On a dry, grey day several weeks before Lockdown 2, I take a train from south London to somewhere in Surrey and watch as the city thins out into suburbia and finally countryside, as houses are replaced by great expanses of green. Photographer Daisy Walker – bounding with energy and dressed in riding gear – picks me up from a small village station and together we head further into the country, winding down not-quite-a-road lanes, until we arrive at a stable. This is where Monty, the horse Walker rides once a week (thanks to a deal she’s struck with his owner) lives, and where the 30-year-old has been coming to escape the stresses of being a London-based creative freelancer trying to weather the storm of a pandemic.
Although a passion for environmentalism underlines much of her work, Walker is a fashion photographer by trade – having worked with brands like Stella McCartney, Vivienne Westwood, and Loewe. Her new exhibition, Reunion, is a way of bringing her focus on nature together with another of her work’s primary subjects: the female body. Supported by womenswear brand Ssōne – whose ethos of sustainability and responsible design colours everything they do – and hosted in their store on London’s Chiltern Street, Reunion is a personal rediscovery of nature. Comprised of a series of nude portraits and self-portraits, the project is what Walker describes as a representation of “the human and the environment being two equal parties in a relationship”.
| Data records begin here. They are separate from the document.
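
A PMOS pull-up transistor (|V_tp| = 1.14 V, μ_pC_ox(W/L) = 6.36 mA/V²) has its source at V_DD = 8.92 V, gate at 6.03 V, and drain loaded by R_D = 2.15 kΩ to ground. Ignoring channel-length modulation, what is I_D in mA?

I_D = 3.96 mA

V_SG = V_DD − V_G = 8.92 − 6.03 = 2.89 V, so V_ov = 2.89 − 1.14 = 1.75 V.
Assume saturation: I_D = ½ k_p V_ov² = 0.5 × 6.36 × 1.75² = 9.74 mA, giving V_SD = V_DD − I_D R_D = 8.92 − 9.74 × 2.15 = -12 V.
But -12 V < V_ov = 1.75 V, so the device is actually in triode.
In triode I_D = k_p[V_ov V_SD − ½ V_SD²] and I_D = (V_DD − V_SD)/R_D. Equating: 6.84 V_SD² − 24.93 V_SD + 8.92 = 0, giving V_SD = 0.402 V (the root below V_ov).
I_D = (8.92 − 0.402) / 2.15 = 3.96 mA.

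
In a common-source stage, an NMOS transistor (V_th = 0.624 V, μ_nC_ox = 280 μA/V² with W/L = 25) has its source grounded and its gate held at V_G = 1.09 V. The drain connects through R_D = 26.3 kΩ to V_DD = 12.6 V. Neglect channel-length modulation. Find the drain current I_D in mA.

I_D = 0.472 mA

V_GS = V_G = 1.09 V, so V_ov = 1.09 − 0.624 = 0.466 V.
k_n = μ_nC_ox · (W/L) = 7 mA/V².
Assume saturation: I_D = ½ k_n V_ov² = 0.5 × 7 × 0.466² = 0.76 mA, giving V_DS = V_DD − I_D R_D = 12.6 − 0.76 × 26.3 = -7.39 V.
But -7.39 V < V_ov = 0.466 V, so the device is actually in triode.
In triode I_D = k_n[V_ov V_DS − ½ V_DS²] and I_D = (V_DD − V_DS)/R_D. Equating: 92 V_DS² − 86.79 V_DS + 12.6 = 0, giving V_DS = 0.179 V (the root below V_ov).
I_D = (12.6 − 0.179) / 26.3 = 0.472 mA.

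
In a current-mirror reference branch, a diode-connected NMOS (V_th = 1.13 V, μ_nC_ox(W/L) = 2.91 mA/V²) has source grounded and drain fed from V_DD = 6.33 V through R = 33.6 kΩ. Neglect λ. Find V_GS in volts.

With gate tied to drain, V_GS = V_DS ≥ V_GS − V_th, so the device is in saturation.
KCL at the drain: ½ k_n (V_GS − V_th)² = (V_DD − V_GS)/R.
Let x = V_GS − 1.13. Then 48.9 x² + x − 5.2 = 0, giving x = 0.316 V (positive root), so V_GS = 1.45 V.
I_D = (V_DD − V_GS)/R = (6.33 − 1.45) / 33.6 = 0.145 mA.

V_GS = 1.45 V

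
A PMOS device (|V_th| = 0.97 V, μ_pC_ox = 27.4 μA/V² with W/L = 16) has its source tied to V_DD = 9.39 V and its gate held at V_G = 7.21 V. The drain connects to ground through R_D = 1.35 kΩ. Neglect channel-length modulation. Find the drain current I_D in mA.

V_SG = V_DD − V_G = 9.39 − 7.21 = 2.18 V, so V_ov = 2.18 − 0.97 = 1.21 V.
k_p = μ_pC_ox · (W/L) = 0.4384 mA/V².
Assume saturation: I_D = ½ k_p V_ov² = 0.5 × 0.4384 × 1.21² = 0.321 mA, giving V_SD = V_DD − I_D R_D = 9.39 − 0.321 × 1.35 = 8.96 V.
V_SD = 8.96 V ≥ V_ov = 1.21 V, confirming saturation.

I_D = 0.321 mA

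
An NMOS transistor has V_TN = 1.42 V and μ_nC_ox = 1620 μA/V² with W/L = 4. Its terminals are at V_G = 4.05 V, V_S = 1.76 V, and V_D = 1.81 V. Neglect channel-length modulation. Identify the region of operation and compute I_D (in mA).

Triode; I_D = 0.274 mA

V_GS = V_G − V_S = 4.05 − 1.76 = 2.29 V; V_DS = V_D − V_S = 1.81 − 1.76 = 0.05 V.
k_n = μ_nC_ox · (W/L) = 6.48 mA/V².
V_ov = V_GS − V_TN = 2.29 − 1.42 = 0.87 V.
Since V_DS = 0.05 V < V_ov = 0.87 V, the device is in the triode region.
I_D = k_n [V_ov · V_DS − ½ V_DS²] = 6.48 × [0.87 × 0.05 − 0.5 × 0.05²] = 0.274 mA.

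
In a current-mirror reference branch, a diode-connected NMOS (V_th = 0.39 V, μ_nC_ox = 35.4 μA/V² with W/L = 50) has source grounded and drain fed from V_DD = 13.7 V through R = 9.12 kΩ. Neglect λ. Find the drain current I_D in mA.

With gate tied to drain, V_GS = V_DS ≥ V_GS − V_th, so the device is in saturation.
k_n = μ_nC_ox · (W/L) = 1.77 mA/V².
KCL at the drain: ½ k_n (V_GS − V_th)² = (V_DD − V_GS)/R.
Let x = V_GS − 0.39. Then 8.07 x² + x − 13.31 = 0, giving x = 1.22 V (positive root), so V_GS = 1.61 V.
I_D = (V_DD − V_GS)/R = (13.7 − 1.61) / 9.12 = 1.33 mA.

I_D = 1.33 mA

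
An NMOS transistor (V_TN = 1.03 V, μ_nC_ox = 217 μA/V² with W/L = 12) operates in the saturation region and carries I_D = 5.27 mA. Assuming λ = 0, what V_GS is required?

V_GS = 3.04 V

k_n = μ_nC_ox · (W/L) = 2.604 mA/V².
In saturation I_D = ½ k_n (V_GS − V_TN)², so V_GS − V_TN = √(2 I_D / k_n) = √(2 × 5.27 / 2.604) = 2.01 V.
V_GS = 1.03 + 2.01 = 3.04 V.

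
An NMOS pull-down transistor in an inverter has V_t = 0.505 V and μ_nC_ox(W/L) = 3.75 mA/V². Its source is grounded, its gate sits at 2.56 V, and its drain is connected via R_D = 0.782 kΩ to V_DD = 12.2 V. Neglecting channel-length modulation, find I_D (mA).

V_GS = V_G = 2.56 V, so V_ov = 2.56 − 0.505 = 2.06 V.
Assume saturation: I_D = ½ k_n V_ov² = 0.5 × 3.75 × 2.06² = 7.92 mA, giving V_DS = V_DD − I_D R_D = 12.2 − 7.92 × 0.782 = 6.01 V.
V_DS = 6.01 V ≥ V_ov = 2.06 V, confirming saturation.

I_D = 7.92 mA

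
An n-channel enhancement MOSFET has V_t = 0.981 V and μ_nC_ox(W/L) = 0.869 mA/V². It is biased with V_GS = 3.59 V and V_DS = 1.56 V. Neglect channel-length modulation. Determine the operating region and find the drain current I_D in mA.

V_ov = V_GS − V_t = 3.59 − 0.981 = 2.61 V.
Since V_DS = 1.56 V < V_ov = 2.61 V, the device is in the triode region.
I_D = k_n [V_ov · V_DS − ½ V_DS²] = 0.869 × [2.61 × 1.56 − 0.5 × 1.56²] = 2.48 mA.

Triode; I_D = 2.48 mA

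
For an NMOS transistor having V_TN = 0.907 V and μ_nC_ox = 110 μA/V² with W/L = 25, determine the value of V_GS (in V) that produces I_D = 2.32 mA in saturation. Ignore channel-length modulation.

k_n = μ_nC_ox · (W/L) = 2.75 mA/V².
In saturation I_D = ½ k_n (V_GS − V_TN)², so V_GS − V_TN = √(2 I_D / k_n) = √(2 × 2.32 / 2.75) = 1.3 V.
V_GS = 0.907 + 1.3 = 2.21 V.

V_GS = 2.21 V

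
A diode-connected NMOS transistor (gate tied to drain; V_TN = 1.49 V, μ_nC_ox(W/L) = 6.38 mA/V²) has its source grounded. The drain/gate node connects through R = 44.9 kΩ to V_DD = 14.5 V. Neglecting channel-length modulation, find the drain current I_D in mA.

With gate tied to drain, V_GS = V_DS ≥ V_GS − V_TN, so the device is in saturation.
KCL at the drain: ½ k_n (V_GS − V_TN)² = (V_DD − V_GS)/R.
Let x = V_GS − 1.49. Then 143 x² + x − 13.01 = 0, giving x = 0.298 V (positive root), so V_GS = 1.79 V.
I_D = (V_DD − V_GS)/R = (14.5 − 1.79) / 44.9 = 0.283 mA.

I_D = 0.283 mA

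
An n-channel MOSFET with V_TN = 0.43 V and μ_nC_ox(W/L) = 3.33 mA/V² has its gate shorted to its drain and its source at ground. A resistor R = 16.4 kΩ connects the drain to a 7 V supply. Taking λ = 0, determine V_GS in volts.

V_GS = 0.903 V

With gate tied to drain, V_GS = V_DS ≥ V_GS − V_TN, so the device is in saturation.
KCL at the drain: ½ k_n (V_GS − V_TN)² = (V_DD − V_GS)/R.
Let x = V_GS − 0.43. Then 27.3 x² + x − 6.57 = 0, giving x = 0.473 V (positive root), so V_GS = 0.903 V.
I_D = (V_DD − V_GS)/R = (7 − 0.903) / 16.4 = 0.372 mA.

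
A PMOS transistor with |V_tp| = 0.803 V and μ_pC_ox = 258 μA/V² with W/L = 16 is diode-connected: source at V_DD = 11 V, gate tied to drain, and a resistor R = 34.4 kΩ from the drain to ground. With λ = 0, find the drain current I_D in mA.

With gate tied to drain, V_SG = V_SD ≥ V_SG − |V_tp|, so the device is in saturation.
k_p = μ_pC_ox · (W/L) = 4.128 mA/V².
KCL at the drain: ½ k_p (V_SG − |V_tp|)² = (V_DD − V_SG)/R.
Let x = V_SG − 0.803. Then 71 x² + x − 10.2 = 0, giving x = 0.372 V (positive root), so V_SG = 1.17 V.
I_D = (V_DD − V_SG)/R = (11 − 1.17) / 34.4 = 0.286 mA.

I_D = 0.286 mA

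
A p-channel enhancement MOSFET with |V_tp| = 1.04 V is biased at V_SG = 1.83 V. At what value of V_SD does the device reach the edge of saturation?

V_SD,sat = 0.790 V

The boundary between triode and saturation is V_SD = V_SG − |V_tp| = V_ov.
V_ov = 1.83 − 1.04 = 0.79 V.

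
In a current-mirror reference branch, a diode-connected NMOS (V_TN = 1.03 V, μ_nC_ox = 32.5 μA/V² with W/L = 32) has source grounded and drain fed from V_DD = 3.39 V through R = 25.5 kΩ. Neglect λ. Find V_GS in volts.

With gate tied to drain, V_GS = V_DS ≥ V_GS − V_TN, so the device is in saturation.
k_n = μ_nC_ox · (W/L) = 1.04 mA/V².
KCL at the drain: ½ k_n (V_GS − V_TN)² = (V_DD − V_GS)/R.
Let x = V_GS − 1.03. Then 13.3 x² + x − 2.36 = 0, giving x = 0.386 V (positive root), so V_GS = 1.42 V.
I_D = (V_DD − V_GS)/R = (3.39 − 1.42) / 25.5 = 0.0774 mA.

V_GS = 1.42 V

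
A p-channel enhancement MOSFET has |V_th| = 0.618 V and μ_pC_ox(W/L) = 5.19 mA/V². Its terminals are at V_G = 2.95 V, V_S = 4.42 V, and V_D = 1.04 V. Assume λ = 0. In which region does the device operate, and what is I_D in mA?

Saturation; I_D = 1.88 mA

V_SG = V_S − V_G = 4.42 − 2.95 = 1.47 V; V_SD = V_S − V_D = 4.42 − 1.04 = 3.38 V.
V_ov = V_SG − |V_th| = 1.47 − 0.618 = 0.852 V.
Since V_SD = 3.38 V ≥ V_ov = 0.852 V, the device is in saturation.
I_D = ½ k_p V_ov² = 0.5 × 5.19 × 0.852² = 1.88 mA.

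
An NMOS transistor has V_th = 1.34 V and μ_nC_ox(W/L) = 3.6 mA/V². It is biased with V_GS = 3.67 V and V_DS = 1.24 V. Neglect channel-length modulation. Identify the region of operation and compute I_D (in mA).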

At its heart is the idea of a return to nature. “I’ve always been connected to nature, but definitely felt that there was a closeness to it that I had lost, which I think is true of most people living in London,” Walker says, handing me a brush as we go to work on Monty’s shining chestnut coat. A horse rider since she was three, Walker was a competitive show jumper until she was 18, competing at a national level and spending every weekend without fail outside with horses, most of the time on her own. But when she left for university, she hung up her helmet and spent the next ten years out of the saddle. It took a pandemic (during which, despite being young and fit, a case of Covid brought her very close to hospitalisation) to get her riding again.
“I’ve always felt, and I think most people do, if something bad happens in your life, you go for a walk, or you do something to get outside. That’s why I think so many people have returned to nature during lockdown,” she surmises. “I also realised that there were parts of myself from my childhood that I had had to distance myself from, like horses, and so this time has been about just allowing myself the space to return to that.”
Although the project involved her stripping naked in the middle of a forest, Walker wasn’t fazed. “I feel such comfort in natural spaces, and such comfort now in my body, that being naked, the middle of the forest, with some lights and a mirror felt great.” That comfort with her body took time: several years ago, the photographer started shooting nude images of herself as a way to reclaim agency over her body and process the trauma of past sexual abuse. “When you look down the lens, you have no choice but to find beauty in what is there – that’s your job as a photographer,” she explains. “So you’re forced to see yourself more objectively and find beauty in whatever you see. And so I think it really was, unintentionally, a process of learning to love myself. It was a healing process.”
Reunion also saw Walker explore collage, making new images inside of the images she’d taken, transforming the body itself into a landscape. This experimentation was thanks to the complete creative freedom she was awarded by Ssōne, who she credits for being fully invested in sustainability as well as in creativity. “They just offered me an exhibition, there were no parameters at all,” she says of their work together. “It was just the most liberating, freeing thing.”
For Walker, the project also represents a shift in mindset away from the careerism demanded by the London fashion industry. Walker, whose independent nature is one of her defining traits, gave up an office job with a steady paycheck after saving up enough money to see her through the first months of her photography career and has been steadily focused on her work ever since. “We all live this sort of rat race in London being a creative, being a photographer – you constantly think, oh, I’ve got to be here, and I’ve got to make sure that all my time is based around, I don’t know, ’making it’ or whatever,” she says rolling her eyes as she reflects on the last few years. That “bubble”, as she puts it, has been burst by the pandemic: her sense of perspective has changed.
“You don’t have to be living that same lifestyle that we’ve all been living, working Monday to Saturday, or even Sunday, working evenings, never putting our phones down, never having any distance or space from social media, never having the moment to close the door and just focus inward,” she says, climbing onto Monty before we head together into a forest where, for the first time in months, I feel no interest in checking my phone. “Being in nature is the opposite of that.”
Reunion opens 15 December 2020 at Ssōne, 17 Chiltern Street, Marylebone, London W1U 7PQ.